The service is an upgrade from the old food delivery model, as it covers a wider range of products, from fast fashion to everyday items. China could be the world’s first country to make “instant commerce” a reality across major cities, thanks to its advanced transport and warehousing infrastructure, powerful algorithms and an army of delivery workers.
China’s reliable transport network, which connects many cities throughout the country, along with the logistics hubs and central warehouses affiliated with key e-commerce players, has provided the “backbone facilities” for the quick dispatch of consumer goods. More importantly, the development of automation and artificial intelligence (AI) has made distribution and delivery systems increasingly sophisticated, enabling them to predict consumer demand and facilitate instant delivery.

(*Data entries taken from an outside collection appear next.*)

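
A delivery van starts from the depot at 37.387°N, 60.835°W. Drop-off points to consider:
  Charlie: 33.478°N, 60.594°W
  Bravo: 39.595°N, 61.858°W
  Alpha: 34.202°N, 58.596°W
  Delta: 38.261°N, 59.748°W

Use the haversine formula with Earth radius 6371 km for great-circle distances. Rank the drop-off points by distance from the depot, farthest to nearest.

Distance from the depot at 37.387°N, 60.835°W to each:
Charlie 33.478°N, 60.594°W: 435.2 km
Alpha 34.202°N, 58.596°W: 407.6 km
Bravo 39.595°N, 61.858°W: 261.2 km
Delta 38.261°N, 59.748°W: 136.2 km

Charlie, Alpha, Bravo, Delta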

China’s millions of young, hard-working delivery workers also provide the “last mile” service that allows for doorstep delivery at an affordable cost. The working conditions of China’s delivery couriers – the most visible group of the country’s 200 million gig-economy workers – have been the subject of many studies and news reports in recent years, giving rise to the general consensus that these workers have insufficient social security and toil excessively long hours.
Still, investors are not happy about the intensified competition. Since JD.com made a high-profile attempt to take on Meituan with its own delivery force this year, the stock prices of both companies have plunged. Sellers can be forgiven, though, as the competition shows there is little room for additional growth, forcing platforms into a zero-sum fight.